Erlangen verbietet "sexistische" Partyhits beim Bergkirchweih – Wirte und Künstler protestieren
Dietlind Grein GrothErlangen verbietet "sexistische" Partyhits beim Bergkirchweih – Wirte und Künstler protestieren
Erlangens Stadtverwaltung stufte Party-Klassiker als „sexistisch“ ein – und rät Wirten, sie beim Bergkirchweih nicht zu spielen
Die Verwaltung der Stadt Erlangen hat mehrere bekannte Partyhits als „sexistisch“ eingestuft und Gastwirte aufgefordert, auf die Titel beim diesjährigen Bergkirchweih, dem traditionellen Volksfest, zu verzichten. Den Anstoß gab eine Beschwerde einer Besucherin, die sich im vergangenen Jahr durch bestimmte Songtexte unwohl gefühlt hatte. Bereits jetzt gibt es scharfe Kritik von bekannten Künstlern und Wirten.
Betroffen sind unter anderem Lieder von Mickie Krause und Peter Wackel, deren Songs zu den Dauerbrennern auf deutschen Bierfesten zählen. Auf der schwarzen Liste steht etwa Wackels Joana, in dem die Zeile Du geile Sau vorkommt – eine Formulierung, die nun als problematisch gilt. Selbst der satirische Kultsong Skandal im Sperrbezirk wurde beanstandet, obwohl er seit langem zu den Festlieblingen gehört.
Eine rechtliche Verbotsmöglichkeit hat die Stadt zwar nicht, setzt aber auf die Kooperationsbereitschaft der Wirte, von denen viele auf kommunale Unterstützung angewiesen sind. Der aktuelle Schritt folgt einem Beschluss des Stadtrats aus dem Jahr 2021, der mit breiter Mehrheit Songs mit „gruppenbezogener Menschenfeindlichkeit“ beim Bergkirchweih verurteilte.
Die Reaktionen fallen deutlich aus. Jürgen Thurnau, Frontmann der Spider Murphy Gang, verglich die Situation mit der DDR und merkte an, dass selbst das SED-Regime seiner Band niemals Lyrik-Änderungen abverlangt habe.

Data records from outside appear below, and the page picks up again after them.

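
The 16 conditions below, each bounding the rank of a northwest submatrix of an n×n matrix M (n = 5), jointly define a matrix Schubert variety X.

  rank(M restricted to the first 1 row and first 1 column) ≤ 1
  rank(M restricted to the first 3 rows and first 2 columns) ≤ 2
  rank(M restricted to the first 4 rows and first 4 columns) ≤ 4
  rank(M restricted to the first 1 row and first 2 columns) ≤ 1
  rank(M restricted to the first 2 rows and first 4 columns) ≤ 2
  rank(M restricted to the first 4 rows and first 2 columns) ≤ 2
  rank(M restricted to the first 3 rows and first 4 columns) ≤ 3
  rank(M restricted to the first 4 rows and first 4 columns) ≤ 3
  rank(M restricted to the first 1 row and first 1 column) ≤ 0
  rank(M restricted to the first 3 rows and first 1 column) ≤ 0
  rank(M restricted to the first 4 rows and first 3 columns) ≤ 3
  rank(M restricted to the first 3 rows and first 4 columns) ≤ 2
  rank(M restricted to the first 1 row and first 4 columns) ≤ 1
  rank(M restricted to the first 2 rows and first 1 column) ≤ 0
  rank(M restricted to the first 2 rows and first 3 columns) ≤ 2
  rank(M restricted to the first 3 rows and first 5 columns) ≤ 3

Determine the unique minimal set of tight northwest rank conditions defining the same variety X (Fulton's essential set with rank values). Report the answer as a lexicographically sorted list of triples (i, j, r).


Recovering R(i,j) via the rank-extension bound from the 16 conditions:

  row 1: 0 | 1 | 1 | 1 | 1
  row 2: 0 | 1 | 2 | 2 | 2
  row 3: 0 | 1 | 2 | 2 | 3
  row 4: 1 | 2 | 3 | 3 | 4
  row 5: 1 | 2 | 3 | 4 | 5

hence w(1..5) = (2, 3, 5, 1, 4).

D(w) has 4 cells with 2 SE-corners; essential set:

[(3, 1, 0), (3, 4, 2)]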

Peter Wackel zeigte sich frustriert und erklärte, immer mehr Künstler hätten „null Bock“, in Deutschland aufzutreten – angesichts zunehmender Einschränkungen. Gastwirte hingegen zeigen sich skeptisch und hinterfragen, welche praktischen Auswirkungen die Liste überhaupt haben werde.
Die Debatte um die schwarze Liste spiegelt die anhaltenden Spannungen zwischen Tradition und sich wandelnden gesellschaftlichen Normen bei öffentlichen Veranstaltungen wider. Die Wirte stehen nun vor der Wahl, sich an die Empfehlungen der Stadt zu halten oder mögliche Konsequenzen in Kauf zu nehmen. Wie Besucher und Künstler auf die neuen Vorgaben reagieren, könnte die Stimmung beim diesjährigen Bergkirchweih prägen.